After becoming an instrument instructor, I took a student/friend on a business trip that I had headed to Buffalo, NY. It was an IFR morning, so I flew left seat on the way to Buffalo. We landed at the non towered airport south of the Buffalo Niagara International airport. After I finished with the business I had to take care of, the weather had cleared up and I suggested that he fly left seat on the way back to AGC. We took off VFR with no flight plan intending to fly direct to AGC, a heading of southwest. I was enjoying the ride and the scenery of western New York. The Piper Archer had a Loran.
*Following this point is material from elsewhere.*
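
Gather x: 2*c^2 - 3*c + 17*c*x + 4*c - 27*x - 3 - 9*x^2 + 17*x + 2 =2*c^2 + c - 9*x^2 + x*(17*c - 10) - 1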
After about 15 minutes, I put AGC into the Loran and got the distance. After one minute, the distance was a mile further away, not closer. I realized that we were not on the course for AGC. I quickly looked at the heading indicator and compass. They didn’t agree.
I asked Tom, “Wasn’t there a large lake (Lake Erie) on our left side when we flew up here this morning?” He said, “Yes, Lake Erie.” I replied, “Have you seen a lake since we took off?” “Nope.” What had happened was the directional gyro was not reset to the compass heading before we departed. So looking at the DG it would seem that we were heading southwest, but we were heading more southeast, and moving farther away from our intended goal. It was a nice afternoon and we had plenty of fuel, so the problem turned into a lesson: Where exactly are we? I asked Tom if he could figure out where we were. I helped him a little by getting the radials from two VOR’s and showing him how the lines crossed to show exactly where we were. It was easy to plot a course to AGC after that.
If we had been on an IFR flight, or even getting flight following from ATC, they would have quizzed us about our heading shortly after departure or even in route. It took us a few minutes longer to get back to AGC, but at least it was a nice day, and an error turned into a lesson on navigation and lost procedures.
Arizona is a great place to fly, and your ARIZONA PILOTS ASSOCIATION has a safety seminar somewhere in the State every month. Why not navigate to a WINGS safety seminar in your area, or fly to one somewhere else in Arizona? And, don’t forget to “Bring Your Wingman.”